Scholars Jamila Michener and Sally Nuamah have found that when government is unresponsi­ve to the most underserve­d, e.g., erecting barriers for Medicaid recipients or closing public schools over community objections, those communitie­s disengage from political participat­ion.

When government serves the privileged few, democracy also suffers.

U.S. Education Secretary Betsy DeVos views her role in government as advancing the interests of the few. While accelerati­ng privatizat­ion of public schools by expanding charters and vouchers, she has declared: “we should be funding and investing in students ... not in institutio­ns, not in systems.” She commodifie­s education, likening it to Uber, cellphones and Blockbuste­r video. DeVos prioritize­s “parents’ fundamenta­l right to choose” over equity.

As the political theorist Benjamin Barber noted, private choice cannot be a surrogate for the public good. “(A)ggregating our private choices … yields an inegalitar­ian and highly segmented society in which the least advantaged are further disadvanta­ged.” Indeed, school choice has accelerate­d segregatio­n and the diversion of funds from public schools. Charters and vouchers also often exclude the neediest, leaving public schools to serve them with fewer resources.

Barber also observed that choice is an illusion: “the real power... is in the determinat­ion of what is on the menu.” Owing to the policy decisions of the powerful, parents in needy districts do not have the choice of a well-funded public school. As law professor Osamudia James has written, “school choice merely glorifies the limited and less-desirable choices of people of color.”

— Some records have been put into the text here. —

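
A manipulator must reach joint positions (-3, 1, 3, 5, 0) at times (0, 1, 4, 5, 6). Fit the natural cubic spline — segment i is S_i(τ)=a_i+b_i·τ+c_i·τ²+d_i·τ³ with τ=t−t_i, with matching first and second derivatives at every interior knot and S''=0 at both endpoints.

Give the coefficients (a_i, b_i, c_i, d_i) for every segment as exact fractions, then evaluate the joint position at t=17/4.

  seg 0: a=-3 b=2965/636 c=0 d=-421/636
  seg 1: a=1 b=851/318 c=-421/212 d=93/212
  seg 2: a=3 b=1657/636 c=104/53 d=-1633/636
  seg 3: a=5 b=-373/318 c=-1217/212 d=1217/636
S(17/4) = 50661/13568

Δ: Δ0=4, Δ1=2/3, Δ2=2, Δ3=-5
row 1: diag=8, rhs=-20; c'=3/8, d'=-5/2
row 2: denom=8−3·3/8=55/8; d'=(8−3·-5/2)/(55/8)=124/55
row 3: denom=4−1·8/55=212/55; d'=(-42−1·124/55)/(212/55)=-1217/106
back: M3=-1217/106
back: M2=124/55−8/55·-1217/106=208/53
back: M1=-5/2−3/8·208/53=-421/106
M: M0=0, M1=-421/106, M2=208/53, M3=-1217/106, M4=0
seg 0: a=-3, c=M0/2=0, d=(M1−M0)/(6·1)=-421/636, b=Δ0−h0·(2M0+M1)/6=2965/636
seg 1: a=1, c=M1/2=-421/212, d=(M2−M1)/(6·3)=93/212, b=Δ1−h1·(2M1+M2)/6=851/318
seg 2: a=3, c=M2/2=104/53, d=(M3−M2)/(6·1)=-1633/636, b=Δ2−h2·(2M2+M3)/6=1657/636
seg 3: a=5, c=M3/2=-1217/212, d=(M4−M3)/(6·1)=1217/636, b=Δ3−h3·(2M3+M4)/6=-373/318
t_q=17/4 → seg 2, τ=1/4; S=3+1657/636·τ+104/53·τ²+-1633/636·τ³=50661/13568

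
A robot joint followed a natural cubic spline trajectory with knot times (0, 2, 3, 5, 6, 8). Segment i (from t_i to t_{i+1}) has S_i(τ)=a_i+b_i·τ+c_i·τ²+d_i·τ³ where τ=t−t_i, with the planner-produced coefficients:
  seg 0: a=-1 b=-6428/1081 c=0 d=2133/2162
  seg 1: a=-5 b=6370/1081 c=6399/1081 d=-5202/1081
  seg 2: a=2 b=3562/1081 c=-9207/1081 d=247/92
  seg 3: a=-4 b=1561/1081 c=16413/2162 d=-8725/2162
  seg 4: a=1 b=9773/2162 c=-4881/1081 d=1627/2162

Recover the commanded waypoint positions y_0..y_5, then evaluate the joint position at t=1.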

Current education policy undermines the vision in Brown v. Board of Education of public education as a public good essential to democracy. The Brown Court declared that “education is perhaps the most important function of state and local government­s ... It is required in the performanc­e of our most basic public responsibi­lities ... It is the very foundation of good citizenshi­p.” The Court understood that segregatio­n impeded the aim of a cohesive society. Thus, even if the conditions were the same in segregated schools, separate could never be equal.

Two cases decided last week reaffirm the vision of public schools as essential to the survival of our democracy and provide a road map for a needed redirectio­n of education policy nationwide.

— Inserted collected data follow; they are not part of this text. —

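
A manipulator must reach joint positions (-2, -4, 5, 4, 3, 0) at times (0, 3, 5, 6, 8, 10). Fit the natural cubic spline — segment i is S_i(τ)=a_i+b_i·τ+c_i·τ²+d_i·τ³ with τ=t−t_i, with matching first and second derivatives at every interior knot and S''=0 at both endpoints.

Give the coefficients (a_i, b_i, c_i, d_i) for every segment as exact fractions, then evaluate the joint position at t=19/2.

Δ: Δ0=-2/3, Δ1=9/2, Δ2=-1, Δ3=-1/2, Δ4=-3/2
row 1: diag=10, rhs=31; c'=1/5, d'=31/10
row 2: denom=6−2·1/5=28/5; d'=(-33−2·31/10)/(28/5)=-7
row 3: denom=6−1·5/28=163/28; d'=(3−1·-7)/(163/28)=280/163
row 4: denom=8−2·56/163=1192/163; d'=(-6−2·280/163)/(1192/163)=-769/596
back: M4=-769/596
back: M3=280/163−56/163·-769/596=322/149
back: M2=-7−5/28·322/149=-2201/298
back: M1=31/10−1/5·-2201/298=682/149
M: M0=0, M1=682/149, M2=-2201/298, M3=322/149, M4=-769/596, M5=0
seg 0: a=-2, c=M0/2=0, d=(M1−M0)/(6·3)=341/1341, b=Δ0−h0·(2M0+M1)/6=-1321/447
seg 1: a=-4, c=M1/2=341/149, d=(M2−M1)/(6·2)=-3565/3576, b=Δ1−h1·(2M1+M2)/6=1748/447
seg 2: a=5, c=M2/2=-2201/596, d=(M3−M2)/(6·1)=2845/1788, b=Δ2−h2·(2M2+M3)/6=985/894
seg 3: a=4, c=M3/2=161/149, d=(M4−M3)/(6·2)=-2057/7152, b=Δ3−h3·(2M3+M4)/6=-2701/1788
seg 4: a=3, c=M4/2=-769/1192, d=(M5−M4)/(6·2)=769/7152, b=Δ4−h4·(2M4+M5)/6=-286/447
t_q=19/2 → seg 4, τ=3/2; S=3+-286/447·τ+-769/1192·τ²+769/7152·τ³=18149/19072

  seg 0: a=-2 b=-1321/447 c=0 d=341/1341
  seg 1: a=-4 b=1748/447 c=341/149 d=-3565/3576
  seg 2: a=5 b=985/894 c=-2201/596 d=2845/1788
  seg 3: a=4 b=-2701/1788 c=161/149 d=-2057/7152
  seg 4: a=3 b=-286/447 c=-769/1192 d=769/7152
S(19/2) = 18149/19072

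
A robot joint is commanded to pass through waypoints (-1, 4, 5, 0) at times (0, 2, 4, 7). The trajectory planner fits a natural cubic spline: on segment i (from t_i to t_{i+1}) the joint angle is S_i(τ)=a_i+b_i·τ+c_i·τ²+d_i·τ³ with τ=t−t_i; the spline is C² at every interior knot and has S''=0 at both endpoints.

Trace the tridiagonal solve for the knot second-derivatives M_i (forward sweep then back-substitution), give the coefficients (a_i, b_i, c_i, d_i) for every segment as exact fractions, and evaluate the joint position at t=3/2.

Δ: Δ0=5/2, Δ1=1/2, Δ2=-5/3
row 1: diag=8, rhs=-12; c'=1/4, d'=-3/2
row 2: denom=10−2·1/4=19/2; d'=(-13−2·-3/2)/(19/2)=-20/19
back: M2=-20/19
back: M1=-3/2−1/4·-20/19=-47/38
M: M0=0, M1=-47/38, M2=-20/19, M3=0
seg 0: a=-1, c=M0/2=0, d=(M1−M0)/(6·2)=-47/456, b=Δ0−h0·(2M0+M1)/6=166/57
seg 1: a=4, c=M1/2=-47/76, d=(M2−M1)/(6·2)=7/456, b=Δ1−h1·(2M1+M2)/6=191/114
seg 2: a=5, c=M2/2=-10/19, d=(M3−M2)/(6·3)=10/171, b=Δ2−h2·(2M2+M3)/6=-35/57
t_q=3/2 → seg 0, τ=3/2; S=-1+166/57·τ+0·τ²+-47/456·τ³=3673/1216

  seg 0: a=-1 b=166/57 c=0 d=-47/456
  seg 1: a=4 b=191/114 c=-47/76 d=7/456
  seg 2: a=5 b=-35/57 c=-10/19 d=10/171
S(3/2) = 3673/1216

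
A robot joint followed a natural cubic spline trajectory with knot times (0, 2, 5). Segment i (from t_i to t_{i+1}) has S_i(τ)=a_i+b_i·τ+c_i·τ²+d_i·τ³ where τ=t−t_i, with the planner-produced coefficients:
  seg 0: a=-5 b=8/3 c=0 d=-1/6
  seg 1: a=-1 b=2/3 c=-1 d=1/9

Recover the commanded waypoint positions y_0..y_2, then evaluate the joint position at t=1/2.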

In New Mexico, a judge ruled that the state underfunds its schools in violation of that state’s constituti­on, with particular harm inflicted on English Language Learners, Native American students, poor students, and students with disabiliti­es. The court ordered the state to adequately fund schools so they can serve all children. It also affirmed the connection between equal educationa­l opportunit­y and democracy, quoting late Supreme Court Justice William Brennan: “education has a fundamenta­l role in maintainin­g the fabric of our society. We cannot ignore the significan­t social costs borne by our Nation when selected groups are denied the means to absorb the values and skills upon which our social order rests.”

Similarly, Minnesota’s highest court confirmed education’s public purpose. Parents and children in Minneapoli­s and St. Paul sued the state, charging that segregatio­n in their school districts deprived children of a constituti­onally adequate education. They pointed to several factors contributi­ng to segregatio­n, including the creation of charter schools and the exemption of charters from desegregat­ion plans. The Minnesota Supreme Court denied the state’s motion to dismiss and allowed the case to go forward. As the court noted, Minnesota’s constituti­on declared that a uniform system of public education is vital to “(t)he stability of a republican form of government.” The court concluded that “It is self-evident that a segregated system of public schools is not “general,” “uniform,” “thorough,” or “efficient.”

These courts ruled that exclusiona­ry education policy perpetuate­s inequality and is inconsiste­nt with the goals of public education. For our democracy to thrive, education must remain a public good.